On the splendid side, considerably more parents utilize cold prevention techniques that are upheld by science. Notwithstanding helping children practice good cleanliness propensities, 87 percent of guardians fend off kids from individuals who are already sick. Sixty-four percent of guardians detailed that they ask relatives who have colds not to embrace or kiss their child, and 60 percent would skip a playdate or movement if other kids were sick. Some parents (31 percent) avoid play areas altogether amid the cold season.

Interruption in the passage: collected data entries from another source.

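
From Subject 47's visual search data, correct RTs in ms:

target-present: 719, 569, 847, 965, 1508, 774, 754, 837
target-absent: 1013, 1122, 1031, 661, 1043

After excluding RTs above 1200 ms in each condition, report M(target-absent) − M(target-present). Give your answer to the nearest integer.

target-present: exclude 1508
M(target-present) = 5465/7 = 780.714
M(target-absent) = 4870/5 = 974.000
Difference = 974.000 − 780.714 = 193.286 ms

193 ms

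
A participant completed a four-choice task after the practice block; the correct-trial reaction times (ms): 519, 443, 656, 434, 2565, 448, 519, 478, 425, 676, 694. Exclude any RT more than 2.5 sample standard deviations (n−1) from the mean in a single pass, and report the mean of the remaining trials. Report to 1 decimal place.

529.2 ms

n = 11, ΣRT = 7857, M = 714.273
Σ(x−M)² = 3869272.18; s = √(3869272.18/10) = 622.035
Cutoffs: 714.273 ± 2.5·622.035 → [-840.8, 2269.4]
Outside: 2565 → excluded.
Retained (n=10): Σ = 5292, mean = 5292/10 = 529.200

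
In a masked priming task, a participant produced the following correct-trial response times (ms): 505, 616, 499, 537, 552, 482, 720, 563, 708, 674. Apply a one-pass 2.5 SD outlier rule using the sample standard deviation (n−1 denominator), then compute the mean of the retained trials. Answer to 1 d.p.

n = 10, ΣRT = 5856, M = 585.600
Σ(x−M)² = 70514.40; s = √(70514.40/9) = 88.515
Cutoffs: 585.600 ± 2.5·88.515 → [364.3, 806.9]
No RTs fall outside the cutoffs; all 10 retained. Mean = 5856/10 = 585.600

585.6 ms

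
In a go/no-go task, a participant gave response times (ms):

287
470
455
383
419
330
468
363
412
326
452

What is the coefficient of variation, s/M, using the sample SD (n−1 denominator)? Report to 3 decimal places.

0.160

n = 11, Σ = 4365, M = 396.8182
Σ(x−M)² = 40449.636; s = √(40449.636/10) = 63.6000
CV = 63.6000 / 396.8182 = 0.16027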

Eighty-four percent of parents also incorporated sanitizing their child’s environment as a strategy for preventing colds, such as frequent washing of household surfaces and cleaning toys.

On average, school-age children experience three to six colds per year, with some lasting as long as two weeks.

Freed said, “When children are sick with a cold, it affects the whole family. Colds can lead to a lack of sleep, being uncomfortable and missing school and other obligations. All parents want to keep families as healthy as possible.”

“But, It’s important for parents to understand which cold prevention strategies are evidence-based. While some methods are very effective in preventing children from catching a cold, others have not been shown to actually make any difference.”